Je l'ai relu récemment. Et j'ai été frappé à nouveau.
J'avais réalisé, fin 2008, à l'écoute d'une intervention de B. Fauvarque-Cosson (professeur à l'Université Paris II) sur France Culture, que l'étudiant en droit français ne fait pas qu'apprendre une matière, des techniques, des méthodologies. Il apprend tout d'abord à "penser le droit".
A la lecture de cet ouvrage, on découvre l'étendue du droit, sur chacun de nous, sur notre société. On découvre qu'il ne suffit pas de penser le droit, mais que le droit pense.
Que pense-t-il ? Et bien J. Mestre nous fait découvrir que le droit est porteur d'un certain nombre de valeurs communes; qu'il n'est pas qu'une image de la société : il transporte les valeurs que l'homme a forgées. Il les défend, ou parfois, les critique.
Ainsi en pensant le droit on pense des valeurs partagées. On trouve ici une forme profonde d'humanisme puisque l'homme et ses valeurs sont centrales.
Lorsque l'on voit le fonctionnement de la justice, l'état de la famille, la complexité du droit des sociétés et les sommes astronomiques qui y sont liées on se dit qu'il est loin, le temps où le droit défendait la veuve et l'orphelin. Pourtant on réalise à nouveau, à la lecture de ce livre, que la veuve et l'orphelin sont un témoignage - parfois teinté de chrétienté dans l'ouvrage - , qui forme tout notre droit.
Une anecdote
En France, il n'est pas dans l'habitude quotidienne du juriste de regarder la philosophie humaniste contenue dans le droit. On ne mesure pas tout l'optimisme qu'il véhicule.

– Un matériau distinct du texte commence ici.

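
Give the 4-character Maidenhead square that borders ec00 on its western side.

DC90

Longitude square 0; −1 → -1, wraps to 9, carry into field.
Longitude field E = 4; −1 → 3 = D.
The latitude characters are unchanged.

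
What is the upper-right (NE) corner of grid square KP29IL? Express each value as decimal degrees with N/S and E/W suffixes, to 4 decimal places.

69.5000° N, 24.7500° E

Field K=10, P=15: +10·20° lon, +15·10° lat → SW at lon 20°, lat 60°.
Square 2, 9: +2·2° lon, +9·1° lat → SW at lon 24°, lat 69°.
Subsquare i=8, l=11: +8·0.0833333° lon, +11·0.0416667° lat → SW at lon 24.6667°, lat 69.4583°.
Cell spans 0.0833333° lon × 0.0416667° lat. NE corner is SW corner plus one full cell.
latitude 69.5000° N, longitude 24.7500° E.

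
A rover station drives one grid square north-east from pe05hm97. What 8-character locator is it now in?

Longitude extended square 9; +1 → 10, wraps to 0, carry into subsquare.
Longitude subsquare h = 7; +1 → 8 = i.
Latitude extended square 7; +1 → 8.

PE05im08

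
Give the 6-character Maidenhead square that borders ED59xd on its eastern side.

ED69ad

Longitude subsquare x = 23; +1 → 24, wraps to 0 = a, carry into square.
Longitude square 5; +1 → 6.
The latitude characters are unchanged.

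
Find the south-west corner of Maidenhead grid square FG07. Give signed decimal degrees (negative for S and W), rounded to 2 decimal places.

Field F=5, G=6: +5·20° lon, +6·10° lat → SW at lon -80°, lat -30°.
Square 0, 7: +0·2° lon, +7·1° lat → SW at lon -80°, lat -23°.
latitude -23.00, longitude -80.00.

-23.00, -80.00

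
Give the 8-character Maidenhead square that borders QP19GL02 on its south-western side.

QP19fl91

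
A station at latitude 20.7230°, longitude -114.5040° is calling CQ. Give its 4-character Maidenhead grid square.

DL20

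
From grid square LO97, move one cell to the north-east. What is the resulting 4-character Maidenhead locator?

Longitude square 9; +1 → 10, wraps to 0, carry into field.
Longitude field L = 11; +1 → 12 = M.
Latitude square 7; +1 → 8.

MO08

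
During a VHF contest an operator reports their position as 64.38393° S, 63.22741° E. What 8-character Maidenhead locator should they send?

MC15oo77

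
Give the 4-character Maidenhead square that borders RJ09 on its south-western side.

Longitude square 0; −1 → -1, wraps to 9, carry into field.
Longitude field R = 17; −1 → 16 = Q.
Latitude square 9; −1 → 8.

QJ98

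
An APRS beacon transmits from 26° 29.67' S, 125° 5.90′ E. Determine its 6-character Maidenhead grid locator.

Add 180° to longitude and 90° to latitude: 305.0983, 63.5055.
Field: 305.0983/20 → 15 → P, 63.5055/10 → 6 → G; chars PG.
Square: 5.0983/2 → 2, 3.5055/1 → 3; chars 23.
Subsquare: 1.0983/0.0833333 → 13 → n, 0.5055/0.0416667 → 12 → m; chars nm.

PG23nm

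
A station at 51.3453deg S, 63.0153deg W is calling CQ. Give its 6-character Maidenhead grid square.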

Ainsi on véhicule souvent des images préconçues. Par exemple la fameuse contradiction de ces deux images fortement ancrées dans notre société et qui n'auraient aucun sens si elles étaient rasssemblées, ainsi : le droit serait un milieu conservateur (première image) qui se voudrait refléter l'état actuel de notre société où les moeurs vont parfois plus vite que leurs ombres (seconde image). Quelle contradiction !
Au contraire, on admet en Grande-Bretagne bien plus volontiers les racines du droit, les notions de justice humaine et les courants qui ont amené la société à son droit moderne. Peut-être est-ce l'une des conséquence de l'Equity britannique ?
La petite histoire
Ainsi par exemple, je revois mon professeur britannique en droit de la responsabilité nous raconter en cours magistral, l'arrêt qui fonde le droit de la responsabilité pour négligence :
"Le juge, Lord Denning, justifie sa décision en citant la Bible. La bible, vous connaissez ? Vous savez, il y a ce passage dans le nouveau testament, où Jésus prêche à la foule. Il apprend à aimer son prochain comme soi-même."
Et elle continue :
"Et d'un coup, au milieu de tout ça, il y a le seul juriste de la foule, qui fait un bond, il est pas d'accord, il y a un souci, alors il veut qu'on lui précise, les définitions, à qui ça s'applique etc.
Bon, bah c'est exactement ce à quoi le droit répond. Lord Denning montre que la responsabilité pour négligence, c'est ce devoir là ! C'est cette question là qui se pose !"
C'est cette approche du droit, humaniste, philosophique, sociologique, que Jacques Mestre nous fait découvrir, avec toute sa passion.
En conclusion, en lisant J. Mestre, on réalise vraiment le sens, la valeur, et la portée de notre droit.